Syscall mode
In the processes of puttering with the virtual file table, Jim and I (Doug Thain) came across some strange bits of code relating to the system call mode. After some discussion, we agreed on the enclosed interpretation of the system call mode.thain 1-Feb-1999
Abstract
The syscall mode moves along two axes:
- SYS_LOCAL/SYS_REMOTE describes whether non-filesystem calls are executed locally, or sent to the shadow.
- SYS_MAPPED/SYS_UNMAPPED describes whether filesystem calls are redirected through the virtual file table.
All four combinations are valid, and some have surprising side effects. The existing HTCondor code does not use or implement these states consistently. Below, we propose an interpretation to use in the future.
Background
In earlier versions of HTCondor, there were two ways to open a file -- either on the local host, or via a remote system call. However, the number of ways to access a file is expanding, and this is causing some confusion in the meaning of the system call flags.
System calls related to the file system (open, close, read, write, etc.) will pass through a virtual file table (vft). The vft hides a bunch of things from the user. Primarily, it hides the access method -- for a given fd, you might be communicating with the shadow, or an ioserver, or any number of other entities.
When SYS_MAPPED is in effect, the vft is consulted for all filesystem calls. For example, a SYS_MAPPED read() is routed through the vft. The user-supplied fd is converted into a real fd, and the vft indicates the access method for the read (local, shadow, ioserver, etc.).
What about SYS_UNMAPPED? A SYS_UNMAPPED read() can be performed in only one of two ways: on the local machine or on the shadow. The choice is determined by the other axis of the syscall mode. (Ah hah!)

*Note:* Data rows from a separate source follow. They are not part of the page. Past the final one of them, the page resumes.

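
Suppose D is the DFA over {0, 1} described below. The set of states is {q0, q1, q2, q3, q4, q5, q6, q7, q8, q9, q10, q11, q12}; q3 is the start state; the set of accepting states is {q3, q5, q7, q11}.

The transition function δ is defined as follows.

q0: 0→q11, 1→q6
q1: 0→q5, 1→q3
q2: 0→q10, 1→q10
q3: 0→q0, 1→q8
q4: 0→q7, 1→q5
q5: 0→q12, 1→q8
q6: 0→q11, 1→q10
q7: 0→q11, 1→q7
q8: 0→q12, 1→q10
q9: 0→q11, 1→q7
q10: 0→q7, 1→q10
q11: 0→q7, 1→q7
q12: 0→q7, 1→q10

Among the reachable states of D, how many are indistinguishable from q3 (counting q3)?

States {q1,q2,q4,q5,q9} cannot be reached from the start state, so discard them.
Start with accepting vs non-accepting: {q3,q7,q11} | {q0,q6,q8,q10,q12}.
On input 0, block {q3,q7,q11} splits into {q7,q11} and {q3}.
Refine {q0,q6,q8,q10,q12} on symbol 0: members go to different blocks, giving {q0,q6,q10,q12} and {q8}.
No further refinement is possible. Final partition (4 blocks): {q7,q11} | {q0,q6,q10,q12} | {q3} | {q8}.
The equivalence class containing q3 is {q3}, of size 1.

1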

SYS_LOCAL/SYS_REMOTE is (almost) orthogonal to SYS_MAPPED/SYS_UNMAPPED. When SYS_LOCAL is in effect, non-filesystem calls are executed locally. When SYS_REMOTE is in effect, non-filesystem calls are sent to the shadow for execution. When mapping is not in effect, system calls such as read() and write() are executed according to the SYS_LOCAL/SYS_REMOTE mode.
The Four Possible States
SetSyscalls(SYS_LOCAL|SYS_UNMAPPED) is the simplest case. All system calls are executed on the local system. Examples: gettimeofday() is executed locally. read() is executed locally with the given file descriptor.
SetSyscalls(SYS_REMOTE|SYS_UNMAPPED) indicates that ALL system calls are to be dispatched to the shadow. An operation on an fd is not interpreted by the user job -- it is simply passed on to it's representative on the shadow. Examples: gettimeofday() is executed on the shadow. read() is executed on the shadow with the given file descriptor
SetSyscalls(SYS_REMOTE|SYS_MAPPED) is the common mode of execution in HTCondor. MOST system calls are sent to the shadow. However, filesystem calls are routed through the virtual file table. From there, they are dispatched according to the access method of the appropriate file. Examples: gettimeofday() is executed on the shadow. read() is executed according to the access method stored in the vft.
SetSyscalls(SYS_LOCAL|SYS_MAPPED) is a little unusual. Non-filesystem calls are executed locally. Filesystem calls are routed through the virtual file table, and dispatched according to their access methods. IN THIS MODE, A FILE MIGHT STILL BE ACCESSED REMOTELY. Despite the fact that SYS_LOCAL is in effect, the vft could route an fd to any kind of access method, including remote access. Examples: gettimeofday() is executed locally. read() is executed according to the access method stored in the vft.
Open is a Little Tricky
open() considers both axes of the system call mode. The first axis is used to establish the appropriate access method for the file being opened.
SYS_LOCAL: Access method is local. Perform a local open. SYS_REMOTE: Ask the shadow, "What access method should I use for this file name?" (local, remote, ioserver, etc.), and then perform the appropriate open.
The second axis is used to determine what fd to return to the user.
SYS_UNMAPPED: Don't touch the vft. Return a real fd. SYS_MAPPED: Install this file in the vft, and return a virtual file descriptor.
Things to note
- SYS_MAPPED refers to signals as well as files. You might consider the SYS_MAPPED/SYS_UNMAPPED access to be akin to supervisor/user mode.
- SYS_LOCAL by itself does NOT prevent all remote system calls.
- The checkpoint code also has a third axis, STANDALONE/REMOTE. In standalone mode, the user job has been run without a starter or a shadow, so SYS_REMOTE is not possible. (However, SYS_MAPPED still is!)